Keeping it Clean Laundry Room Management

Years ago, when apartment residents wanted to do laundry, they gathered their basket and detergent, loaded up their pockets with quarters and perhaps a good book or their Walkman and trudged downstairs to the dark, dingy laundry room. A few hours later, they would traipse back to their units, only to repeat the dreaded trip the following week. Nobody looked forward to doing their laundry (okay, let’s be real—that hasn’t changed), but modern technologies in the industry have made it much easier for residents to get this dreaded chore done.

21st Century Clean

Jim Gierach, sales manager at Universal Laundries, LLC in Chicago says the industry has changed over the 20-plus years he's been in the business.

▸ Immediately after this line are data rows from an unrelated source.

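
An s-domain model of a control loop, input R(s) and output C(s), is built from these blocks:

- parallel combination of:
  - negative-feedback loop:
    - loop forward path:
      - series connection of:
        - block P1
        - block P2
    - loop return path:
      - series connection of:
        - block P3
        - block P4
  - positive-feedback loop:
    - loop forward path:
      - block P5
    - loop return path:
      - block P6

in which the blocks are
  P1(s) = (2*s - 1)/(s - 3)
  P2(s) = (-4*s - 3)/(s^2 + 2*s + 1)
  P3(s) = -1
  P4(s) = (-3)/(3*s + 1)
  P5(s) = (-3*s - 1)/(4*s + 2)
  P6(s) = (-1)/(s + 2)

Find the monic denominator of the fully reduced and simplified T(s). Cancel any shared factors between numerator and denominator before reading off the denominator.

Step 1. reduce the series chain P1, P2 gives (-8*s^2 - 2*s + 3)/(s^3 - s^2 - 5*s - 3)
Step 2. cascade P3, P4 gives 3/(3*s + 1)
Step 3. reduce the feedback loop with forward (P1*P2) and return (P3*P4) gives (-24*s^3 - 14*s^2 + 7*s + 3)/(3*s^4 - 2*s^3 - 40*s^2 - 20*s + 6)
Step 4. reduce the feedback loop with forward P5 and return P6 gives (-3*s^2 - 7*s - 2)/(4*s^2 + 7*s + 3)
Step 5. sum the parallel branches [(P1*P2)/(1+(P1*P2)*(P3*P4))], [P5/(1-P5*P6)] gives (-9*s^6 - 111*s^5 - 96*s^4 + 202*s^3 + 221*s^2 + 40*s - 3)/(12*s^6 + 13*s^5 - 165*s^4 - 366*s^3 - 236*s^2 - 18*s + 18)
Step 5 gives the fully reduced T(s), with no common factor left to cancel. The denominator's leading coefficient is 12, so divide each of its coefficients by 12 to get the monic form.

Answer: s^6 + 13*s^5/12 - 55*s^4/4 - 61*s^3/2 - 59*s^2/3 - 3*s/2 + 3/2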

“It went from coin-operated equipment where you push the coins in, to a card reader, which is an online system where you typed in the number of the machine you wanted and the card started that machine,” he says. “Now, your card can be read right at the machine. In the future, you’ll be using your phone to pay.”

The washers and dryers themselves have changed throughout the years too, becoming far more efficient and environmentally friendly, saving both water and energy. As a result, buildings with common laundry areas are saving money. Although the exact savings vary from model to model, Sheffield J. Halsey, Jr., executive vice president of marketing for laundry equipment company Mac-Gray Corporation says that high tech machines have cut operating costs significantly, potentially saving thousands of dollars each year in water, sewer and energy bills.

“Most high-efficiency washers tumble the clothes in a front-loading unit, rather than submerging them in water as in top-loading units,” he says. “Because less water needs to be heated, energy consumption is reduced during each washing cycle. Plus, these front-loading washers extract much more water from clothes during the spin cycle, which translates into big savings of time and energy on the drying side.”